水素による慢性間欠的低酸素誘発血管内皮細胞老化の軽減:ミトコンドリアオートファジーと酸化ストレス制御を介したメカニズム解析
Chronic intermittent hypoxia (CIH), a hallmark of obstructive sleep apnea (OSA), accelerates vascular endothelial senescence. Using a CIH mouse model and corresponding cell model, this study examined how molecular hydrogen (H₂) affects endothelial aging. H₂ administration improved aortic pathological changes, restored vasodilatory function, reduced expression of oxidative stress and senescence markers, and elevated autophagy-related protein levels. Echocardiography, aortic ring assays, SA-β-gal staining, DHE staining, and transmission electron microscopy were employed for assessment. Mechanistic experiments showed that Nrf2 silencing diminished H₂'s capacity to attenuate endothelial senescence in the CIH cell model, indicating that H₂ activates mitochondrial autophagy and suppresses oxidative stress through an Nrf2-dependent pathway. These findings provide mechanistic evidence for the potential application of H₂ in OSA-related vascular endothelial aging.
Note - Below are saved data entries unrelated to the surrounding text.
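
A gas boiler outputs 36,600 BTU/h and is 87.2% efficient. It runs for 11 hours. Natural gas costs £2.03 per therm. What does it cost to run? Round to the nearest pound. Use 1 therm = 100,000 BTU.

Heat delivered = 36,600 BTU/h × 11 h = 402,600 BTU
Gas input = 402,600 / 0.872 = 461,697 BTU
= 461,697 / 100,000 = 4.617 therm
Cost = 4.617 × £2.03/therm = £9.37 ≈ £9

£9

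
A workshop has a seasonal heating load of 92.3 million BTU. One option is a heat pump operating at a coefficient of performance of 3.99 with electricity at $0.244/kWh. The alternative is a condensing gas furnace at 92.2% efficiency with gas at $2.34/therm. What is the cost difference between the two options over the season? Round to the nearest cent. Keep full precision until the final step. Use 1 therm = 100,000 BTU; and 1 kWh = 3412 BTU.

$688.26

Heat load = 92.3 × 10⁶ BTU = 92,300,000 BTU
Gas: input = 92,300,000 / 0.922 = 100,108,460 BTU = 1,001 therm → 1,001 × $2.34 = $2,342.54
Heat pump: 92,300,000 BTU / 3412 = 27,050 kWh heat; / 3.99 = 6,780 kWh in → × $0.244 = $1,654.28
Difference = |$2,342.54 − $1,654.28| = $688.26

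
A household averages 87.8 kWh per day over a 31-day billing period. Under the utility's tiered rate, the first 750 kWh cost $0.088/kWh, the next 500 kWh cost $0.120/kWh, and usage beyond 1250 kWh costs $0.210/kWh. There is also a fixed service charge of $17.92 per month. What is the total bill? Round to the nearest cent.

$453.00

Usage = 87.8 kWh/day × 31 days = 2721.8 kWh
First 750 kWh × $0.088 = $66.00
Next 500 kWh × $0.120 = $60.00
Remaining 1471.8 kWh × $0.210 = $309.08
Energy charge = $435.08; + service $17.92 = $453.00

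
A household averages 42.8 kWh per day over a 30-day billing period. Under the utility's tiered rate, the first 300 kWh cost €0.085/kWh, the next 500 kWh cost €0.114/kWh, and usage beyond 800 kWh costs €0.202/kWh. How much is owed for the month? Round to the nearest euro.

Usage = 42.8 kWh/day × 30 days = 1284 kWh
First 300 kWh × €0.085 = €25.50
Next 500 kWh × €0.114 = €57.00
Remaining 484 kWh × €0.202 = €97.77
Total = €180.27 ≈ €180

€180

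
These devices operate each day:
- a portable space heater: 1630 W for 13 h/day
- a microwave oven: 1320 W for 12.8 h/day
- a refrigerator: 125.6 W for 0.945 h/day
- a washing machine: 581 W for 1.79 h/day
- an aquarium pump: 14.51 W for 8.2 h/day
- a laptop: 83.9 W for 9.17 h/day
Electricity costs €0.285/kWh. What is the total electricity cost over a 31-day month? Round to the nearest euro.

€355

portable space heater: 1630 W × 13 h × 31 d = 656,890 Wh = 656.9 kWh
microwave oven: 1320 W × 12.8 h × 31 d = 523,776 Wh = 523.8 kWh
refrigerator: 125.6 W × 0.945 h × 31 d = 3,679 Wh = 3.679 kWh
washing machine: 581 W × 1.79 h × 31 d = 32,240 Wh = 32.24 kWh
aquarium pump: 14.51 W × 8.2 h × 31 d = 3,688 Wh = 3.688 kWh
laptop: 83.9 W × 9.17 h × 31 d = 23,850 Wh = 23.85 kWh
Total energy = 656.9 + 523.8 + 3.679 + 32.24 + 3.688 + 23.85 = 1,244 kWh
Cost = 1,244 kWh × €0.285 = €354.58 ≈ €355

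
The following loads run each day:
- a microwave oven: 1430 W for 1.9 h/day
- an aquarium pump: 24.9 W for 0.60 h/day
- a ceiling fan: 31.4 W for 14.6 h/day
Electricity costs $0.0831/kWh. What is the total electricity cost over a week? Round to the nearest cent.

microwave oven: 1430 W × 1.9 h × 7 d = 19,019 Wh = 19.02 kWh
aquarium pump: 24.9 W × 0.60 h × 7 d = 105 Wh = 0.1046 kWh
ceiling fan: 31.4 W × 14.6 h × 7 d = 3,209 Wh = 3.209 kWh
Total energy = 19.02 + 0.1046 + 3.209 = 22.33 kWh
Cost = 22.33 kWh × $0.0831 = $1.86

$1.86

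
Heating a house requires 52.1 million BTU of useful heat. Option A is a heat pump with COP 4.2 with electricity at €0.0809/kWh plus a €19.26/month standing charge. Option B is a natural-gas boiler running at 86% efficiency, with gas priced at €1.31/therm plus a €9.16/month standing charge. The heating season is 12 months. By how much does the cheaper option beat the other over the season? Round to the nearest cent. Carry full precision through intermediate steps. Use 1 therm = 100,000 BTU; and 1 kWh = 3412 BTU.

Heat load = 52.1 × 10⁶ BTU = 52,100,000 BTU
Gas: input = 52,100,000 / 0.86 = 60,581,395 BTU = 605.8 therm → 605.8 × €1.31 = €793.62; + 12 × €9.16 standing = €903.54
Heat pump: 52,100,000 BTU / 3412 = 15,270 kWh heat; / 4.2 = 3,636 kWh in → × €0.0809 = €294.12; + 12 × €19.26 standing = €525.24
Difference = |€903.54 − €525.24| = €378.29

€378.29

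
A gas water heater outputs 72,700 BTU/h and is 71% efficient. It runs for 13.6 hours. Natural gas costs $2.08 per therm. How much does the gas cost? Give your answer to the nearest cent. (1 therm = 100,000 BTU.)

Heat delivered = 72,700 BTU/h × 13.6 h = 988,720 BTU
Gas input = 988,720 / 0.71 = 1,392,563 BTU
= 1,392,563 / 100,000 = 13.93 therm
Cost = 13.93 × $2.08/therm = $28.97

$28.97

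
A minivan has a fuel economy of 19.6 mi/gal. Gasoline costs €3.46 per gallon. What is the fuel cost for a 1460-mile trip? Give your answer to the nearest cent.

€257.73

Fuel = 1460 mi / 19.6 mpg = 74.49 gal
Cost = 74.49 gal × €3.46/gal = €257.73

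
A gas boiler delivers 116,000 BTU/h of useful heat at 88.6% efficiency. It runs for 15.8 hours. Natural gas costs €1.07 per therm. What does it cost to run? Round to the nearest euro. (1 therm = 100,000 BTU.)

€22

Heat delivered = 116,000 BTU/h × 15.8 h = 1,832,800 BTU
Gas input = 1,832,800 / 0.886 = 2,068,623 BTU
= 2,068,623 / 100,000 = 20.69 therm
Cost = 20.69 × €1.07/therm = €22.13 ≈ €22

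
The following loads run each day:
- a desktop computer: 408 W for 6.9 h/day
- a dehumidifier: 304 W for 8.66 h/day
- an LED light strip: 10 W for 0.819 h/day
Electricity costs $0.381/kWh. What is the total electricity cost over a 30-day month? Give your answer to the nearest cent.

desktop computer: 408 W × 6.9 h × 30 d = 84,456 Wh = 84.46 kWh
dehumidifier: 304 W × 8.66 h × 30 d = 78,979 Wh = 78.98 kWh
LED light strip: 10 W × 0.819 h × 30 d = 246 Wh = 0.2457 kWh
Total energy = 84.46 + 78.98 + 0.2457 = 163.7 kWh
Cost = 163.7 kWh × $0.381 = $62.36

$62.36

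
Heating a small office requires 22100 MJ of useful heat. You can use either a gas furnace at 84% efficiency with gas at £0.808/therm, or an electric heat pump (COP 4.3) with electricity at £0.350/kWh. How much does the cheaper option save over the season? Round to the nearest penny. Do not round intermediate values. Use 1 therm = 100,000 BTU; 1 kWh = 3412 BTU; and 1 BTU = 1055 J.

£298.23

Heat load = 22100 MJ = 22,100,000,000 J / 1055 = 20,947,867 BTU
Gas: input = 20,947,867 / 0.84 = 24,937,937 BTU = 249.4 therm → 249.4 × £0.808 = £201.50
Heat pump: 20,947,867 BTU / 3412 = 6,139 kWh heat; / 4.3 = 1,428 kWh in → × £0.350 = £499.72
Difference = |£201.50 − £499.72| = £298.23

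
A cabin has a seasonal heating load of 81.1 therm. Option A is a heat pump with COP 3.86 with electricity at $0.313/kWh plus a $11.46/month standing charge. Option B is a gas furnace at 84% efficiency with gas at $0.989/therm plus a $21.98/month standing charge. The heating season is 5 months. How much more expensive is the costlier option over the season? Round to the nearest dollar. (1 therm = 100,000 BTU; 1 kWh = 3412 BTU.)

$45

Heat load = 81.1 therm × 100,000 = 8,110,000 BTU
Gas: input = 8,110,000 / 0.84 = 9,654,762 BTU = 96.55 therm → 96.55 × $0.989 = $95.49; + 5 × $21.98 standing = $205.39
Heat pump: 8,110,000 BTU / 3412 = 2,377 kWh heat; / 3.86 = 615.8 kWh in → × $0.313 = $192.74; + 5 × $11.46 standing = $250.04
Difference = |$205.39 − $250.04| = $44.65 ≈ $45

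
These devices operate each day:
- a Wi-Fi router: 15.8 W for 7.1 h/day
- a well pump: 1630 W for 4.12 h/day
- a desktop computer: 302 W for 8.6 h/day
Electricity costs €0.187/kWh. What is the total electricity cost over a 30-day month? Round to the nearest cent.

€52.87

Wi-Fi router: 15.8 W × 7.1 h × 30 d = 3,365 Wh = 3.365 kWh
well pump: 1630 W × 4.12 h × 30 d = 201,468 Wh = 201.5 kWh
desktop computer: 302 W × 8.6 h × 30 d = 77,916 Wh = 77.92 kWh
Total energy = 3.365 + 201.5 + 77.92 = 282.7 kWh
Cost = 282.7 kWh × €0.187 = €52.87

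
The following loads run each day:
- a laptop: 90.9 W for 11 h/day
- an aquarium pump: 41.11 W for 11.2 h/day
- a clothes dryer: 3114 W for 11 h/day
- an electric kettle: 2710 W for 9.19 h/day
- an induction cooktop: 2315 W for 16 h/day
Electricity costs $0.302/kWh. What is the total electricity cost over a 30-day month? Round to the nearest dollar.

$885

laptop: 90.9 W × 11 h × 30 d = 29,997 Wh = 30 kWh
aquarium pump: 41.11 W × 11.2 h × 30 d = 13,813 Wh = 13.81 kWh
clothes dryer: 3114 W × 11 h × 30 d = 1,027,620 Wh = 1,028 kWh
electric kettle: 2710 W × 9.19 h × 30 d = 747,147 Wh = 747.1 kWh
induction cooktop: 2315 W × 16 h × 30 d = 1,111,200 Wh = 1,111 kWh
Total energy = 30 + 13.81 + 1,028 + 747.1 + 1,111 = 2,930 kWh
Cost = 2,930 kWh × $0.302 = $884.79 ≈ $885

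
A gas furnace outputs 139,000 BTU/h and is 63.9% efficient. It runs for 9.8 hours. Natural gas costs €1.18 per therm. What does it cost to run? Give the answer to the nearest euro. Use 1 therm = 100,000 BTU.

Heat delivered = 139,000 BTU/h × 9.8 h = 1,362,200 BTU
Gas input = 1,362,200 / 0.639 = 2,131,768 BTU
= 2,131,768 / 100,000 = 21.32 therm
Cost = 21.32 × €1.18/therm = €25.15 ≈ €25

€25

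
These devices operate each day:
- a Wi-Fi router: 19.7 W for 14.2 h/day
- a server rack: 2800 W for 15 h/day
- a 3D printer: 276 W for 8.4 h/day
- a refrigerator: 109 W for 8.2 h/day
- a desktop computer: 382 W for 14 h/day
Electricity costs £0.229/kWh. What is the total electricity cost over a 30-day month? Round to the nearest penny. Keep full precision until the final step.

£349.27

Wi-Fi router: 19.7 W × 14.2 h × 30 d = 8,392 Wh = 8.392 kWh
server rack: 2800 W × 15 h × 30 d = 1,260,000 Wh = 1,260 kWh
3D printer: 276 W × 8.4 h × 30 d = 69,552 Wh = 69.55 kWh
refrigerator: 109 W × 8.2 h × 30 d = 26,814 Wh = 26.81 kWh
desktop computer: 382 W × 14 h × 30 d = 160,440 Wh = 160.4 kWh
Total energy = 8.392 + 1,260 + 69.55 + 26.81 + 160.4 = 1,525 kWh
Cost = 1,525 kWh × £0.229 = £349.27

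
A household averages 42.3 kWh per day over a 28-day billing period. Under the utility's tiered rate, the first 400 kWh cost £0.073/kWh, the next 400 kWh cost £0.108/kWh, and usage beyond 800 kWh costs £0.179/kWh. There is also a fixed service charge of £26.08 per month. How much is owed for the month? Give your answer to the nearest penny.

Usage = 42.3 kWh/day × 28 days = 1184.4 kWh
First 400 kWh × £0.073 = £29.20
Next 400 kWh × £0.108 = £43.20
Remaining 384.4 kWh × £0.179 = £68.81
Energy charge = £141.21; + service £26.08 = £167.29

£167.29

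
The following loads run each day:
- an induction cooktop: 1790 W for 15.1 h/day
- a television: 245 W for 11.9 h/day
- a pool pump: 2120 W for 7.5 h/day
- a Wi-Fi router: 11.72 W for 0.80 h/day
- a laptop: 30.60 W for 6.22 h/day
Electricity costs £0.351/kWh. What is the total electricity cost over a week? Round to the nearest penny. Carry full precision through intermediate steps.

£113.13

induction cooktop: 1790 W × 15.1 h × 7 d = 189,203 Wh = 189.2 kWh
television: 245 W × 11.9 h × 7 d = 20,408 Wh = 20.41 kWh
pool pump: 2120 W × 7.5 h × 7 d = 111,300 Wh = 111.3 kWh
Wi-Fi router: 11.72 W × 0.80 h × 7 d = 66 Wh = 0.06563 kWh
laptop: 30.60 W × 6.22 h × 7 d = 1,332 Wh = 1.332 kWh
Total energy = 189.2 + 20.41 + 111.3 + 0.06563 + 1.332 = 322.3 kWh
Cost = 322.3 kWh × £0.351 = £113.13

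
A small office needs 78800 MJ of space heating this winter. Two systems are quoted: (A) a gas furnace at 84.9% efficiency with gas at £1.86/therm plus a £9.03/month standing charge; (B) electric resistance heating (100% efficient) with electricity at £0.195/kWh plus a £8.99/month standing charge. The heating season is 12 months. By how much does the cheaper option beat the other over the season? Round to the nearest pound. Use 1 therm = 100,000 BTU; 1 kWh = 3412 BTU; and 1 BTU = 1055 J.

Heat load = 78800 MJ = 78,800,000,000 J / 1055 = 74,691,943 BTU
Gas: input = 74,691,943 / 0.849 = 87,976,376 BTU = 879.8 therm → 879.8 × £1.86 = £1,636.36; + 12 × £9.03 standing = £1,744.72
Electric: 74,691,943 BTU / 3412 = 21,890 kWh → × £0.195 = £4,268.74; + 12 × £8.99 standing = £4,376.62
Difference = |£1,744.72 − £4,376.62| = £2,631.90 ≈ £2632

£2632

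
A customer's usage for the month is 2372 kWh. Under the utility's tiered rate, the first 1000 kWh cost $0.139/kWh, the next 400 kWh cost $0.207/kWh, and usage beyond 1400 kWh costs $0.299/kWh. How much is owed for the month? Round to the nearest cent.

$512.43

First 1000 kWh × $0.139 = $139.00
Next 400 kWh × $0.207 = $82.80
Remaining 972 kWh × $0.299 = $290.63
Total = $512.43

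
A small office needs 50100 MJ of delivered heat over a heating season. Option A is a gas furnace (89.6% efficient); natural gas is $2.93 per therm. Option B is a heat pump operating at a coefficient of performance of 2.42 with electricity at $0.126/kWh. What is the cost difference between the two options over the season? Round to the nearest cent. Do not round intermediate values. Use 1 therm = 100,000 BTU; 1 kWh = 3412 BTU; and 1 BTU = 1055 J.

$828.25

Heat load = 50100 MJ = 50,100,000,000 J / 1055 = 47,488,152 BTU
Gas: input = 47,488,152 / 0.896 = 53,000,169 BTU = 530 therm → 530 × $2.93 = $1,552.90
Heat pump: 47,488,152 BTU / 3412 = 13,920 kWh heat; / 2.42 = 5,751 kWh in → × $0.126 = $724.66
Difference = |$1,552.90 − $724.66| = $828.25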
H₂ activates the Nrf2 signaling pathway, which promotes mitochondrial autophagy and reduces CIH-induced oxidative stress, thereby decreasing senescence marker expression and alleviating vascular endothelial cell aging.
This study is at the animal-experiment stage. For human application, inhalation is the most promising delivery route, but inhalation carries explosion risk and concentration matters (empirical LFL of 10%; high-concentration devices are documented in the Consumer Affairs Agency accident database and are not recommended).